If you plot the depth of the seafloor, you can find long lines of mountains, some entirely submerged, some still poking above the surface as islands. Not only that, but there are multiple such lines, all parallel to each other. The ages of them are also linear -- the oldest at one end, the youngest at the other. And this pattern also matches between different, parallel lines. It looks like there are points which cause volcanoes, over which the seafloor itself is slowly moving.

Supervolcano chains

You can find similar chains within continents, but here it's in the form of huge calderas caused by supervolcano explosions.

Coastal subsidence after massive offshore earthquakes

One type of particularly powerful earthquake happens not far off the coast of places with trenches. When they happen, they generate dangerous tsunamis which imply a lot of seafloor got lifted very quickly.

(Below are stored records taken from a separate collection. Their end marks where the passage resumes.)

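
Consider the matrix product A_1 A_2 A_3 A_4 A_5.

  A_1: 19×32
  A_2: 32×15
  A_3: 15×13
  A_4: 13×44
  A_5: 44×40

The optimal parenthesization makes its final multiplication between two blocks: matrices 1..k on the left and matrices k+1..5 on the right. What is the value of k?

Adjacent pairs: A_1A_2 = 19·32·15 = 9120; A_2A_3 = 32·15·13 = 6240; A_3A_4 = 15·13·44 = 8580; A_4A_5 = 13·44·40 = 22880.
Length 3: A_1..A_3: k=1: 0+6240+19·32·13=14144; k=2: 9120+0+19·15·13=12825 → min 12825 | A_2..A_4: k=2: 0+8580+32·15·44=29700; k=3: 6240+0+32·13·44=24544 → min 24544 | A_3..A_5: k=3: 0+22880+15·13·40=30680; k=4: 8580+0+15·44·40=34980 → min 30680.
Length 4: A_1..A_4: k=1: 0+24544+19·32·44=51296; k=2: 9120+8580+19·15·44=30240; k=3: 12825+0+19·13·44=23693 → min 23693 | A_2..A_5: k=2: 0+30680+32·15·40=49880; k=3: 6240+22880+32·13·40=45760; k=4: 24544+0+32·44·40=80864 → min 45760.
Top-level splits: k=1: (A_1..A_1)·(A_2..A_5) → 0+45760+19·32·40 = 70080; k=2: (A_1..A_2)·(A_3..A_5) → 9120+30680+19·15·40 = 51200; k=3: (A_1..A_3)·(A_4..A_5) → 12825+22880+19·13·40 = 45585; k=4: (A_1..A_4)·(A_5..A_5) → 23693+0+19·44·40 = 57133.
Best split is after A_3, i.e. k = 3.

3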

And on the shore near where this happened, the land drops by several meters, as if the crust was getting pushed up slowly as something was grinding down between it, then this tension gets released all at once. This has been shown indirectly in the geological record, and also directly measured with those GPS stations in the recent 2011 Tohoku earthquake of Japan.

Old, dead volcanoes where we think subduction used to be happening.

Currently there is only a fairly small section of subduction going on along the west coast of North America, the Juan de Fuca plate. In another 10 million years it will be entirely subducted under North America and the volcanism of the Cascades will come to an end. But if you run back the clock, it's obvious that this section used to be much wider. And inland along those areas are the remnants of volcanoes, whose estimated ages of death all fit nicely for when the subduction would have stopped at that point.